Es en ese caos en el que veo su rostro por primera vez en diez años. Allá, donde termina la multitud que nos rodea, está Evan. Mi respiración se detiene, mi corazón se acelera y siento la adrenalina correr por mis venas, la que me lleva a bajar del cajón que he usado como podio y caminar entre la multitud que espera conversar con Noris para comprobar la veracidad de mis palabras. Tener a tanta gente más alta que yo rodeándome me ahoga y desespera al no poder avanzar más rápido hacia mi amigo, por lo que llega un momento en el que ya no me molesto en pedir permiso, simplemente empujo a quien no se mueve, tal y como hacía cada día en el metro cuando tenía clases presenciales.

Cuando finalmente salgo de toda la masa de personas y me encuentro cara a cara con Evan, me sorprende ver que no ha cambiado nada, sigue teniendo el mismo rostro adolescente que tenía cuando desapareció. Sus ojos cafés permanecen inexpresivos y su cuerpo no se mueve ni un milímetro al verme, como si yo no fuera nada extraño en el paisaje. Me duele su falta de reacción y a la vez me molesta. Quiero reprocharle todo lo que pasé en los últimos diez años, lo preocupados y angustiados que sus padres han estado, lo sola que me he sentido desde que ya no está y cómo nuestros compañeros me culparon de su desaparición. Siento rabia correr por mis venas al ver que él, aparentemente, ha estado bien todos estos años mientras nosotros la pasamos mal. Pero finalmente logro controlar mis impulsos y hablar civilizadamente para saludarlo, reprimiendo también el impulso de abrazarlo, pues aún recuerdo que no le agradaba del todo el contacto corporal, del que huía asustado como si fuéramos a hacerle daño.

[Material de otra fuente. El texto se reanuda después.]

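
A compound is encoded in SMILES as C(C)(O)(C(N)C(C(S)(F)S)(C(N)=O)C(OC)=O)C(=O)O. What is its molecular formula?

C9H15FN2O6S2

Heavy atoms from the SMILES: 9 C, 1 F, 2 N, 6 O, 2 S.
Implicit hydrogens by atom environment:
  6 × C: no H
  4 × O: no H
  2 × C: 3 H each → 6
  2 × N: 2 H each → 4
  2 × O: 1 H each → 2
  2 × S: 1 H each → 2
  1 × C: 1 H
  1 × F: no H
  Total hydrogens = 15.
Molecular formula: C9H15FN2O6S2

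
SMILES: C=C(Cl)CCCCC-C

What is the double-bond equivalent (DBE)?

Molecular formula from the SMILES: C8H15Cl.
DoU = (2C + 2 + N − H − X)/2 = (2·8 + 2 + 0 − 15 − 1)/2 = 2/2 = 1.
(Structurally: 0 ring(s) + 1 π bond(s) = 1.)

1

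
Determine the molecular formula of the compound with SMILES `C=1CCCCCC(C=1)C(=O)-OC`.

C10H16O2

Heavy atoms from the SMILES: 10 C, 2 O.
Implicit hydrogens by atom environment:
  5 × C: 2 H each → 10
  3 × C: 1 H each → 3
  2 × O: no H
  1 × C: 3 H
  1 × C: no H
  Total hydrogens = 16.
Molecular formula: C10H16O2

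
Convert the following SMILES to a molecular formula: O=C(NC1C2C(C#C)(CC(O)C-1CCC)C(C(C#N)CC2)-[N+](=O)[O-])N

C17H24N4O4

Heavy atoms from the SMILES: 17 C, 4 N, 4 O.
Implicit hydrogens by atom environment:
  7 × C: 1 H each → 7
  5 × C: 2 H each → 10
  4 × C: no H
  2 × O: no H
  1 × C: 3 H
  1 × N: 2 H
  1 × N: 1 H
  1 × N (charge +1): no H
  1 × N: no H
  1 × O: 1 H
  1 × O (charge -1): no H
  Total hydrogens = 24.
Molecular formula: C17H24N4O4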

—Evan, te he extrañado tanto —le confieso con mi voz quebrándose al instante.

Mis ojos se inundan de lágrimas que nublan parcialmente mi visión, pero aun así alcanzo a ver su expresión de sorpresa en el instante en el que me reconoce. En mis sueños, siempre que imaginé este momento, pensaba que nos abrazaríamos riendo y nos contaríamos todo lo que nos perdimos de la vida del otro, que sería un reencuentro de película, de esos que te prometen que sucederá cuando mueras y vuelvas a ver a tus seres queridos que partieron primero. Jamás pensé que él saldría corriendo como si huyera del más grande de todos los males, mientras yo, por reflejo, lo sigo tan rápido como puedo, olvidando que dejo atrás a mi única compañía en el inframundo. Nos alejamos de la plaza hasta salir del pueblo, las calles ya no están pavimentadas y de a poco aumenta la presencia de árboles hasta formar bosques frondosos. Me empieza a faltar el aire y a doler el costado de mi pecho por el cansancio, pero sigo tanto como puedo hasta que la imagen de Evan desaparece por completo, como si la tierra lo hubiese tragado. Grito su nombre tan fuerte como mi voz desgastada de tanto hablar en público lo permite, sin embargo, nadie responde. Quiero seguir, buscarlo, pero al mirar a mi alrededor no reconozco nada.

No solo perdí a mi amigo, me perdí yo misma en un lugar desconocido.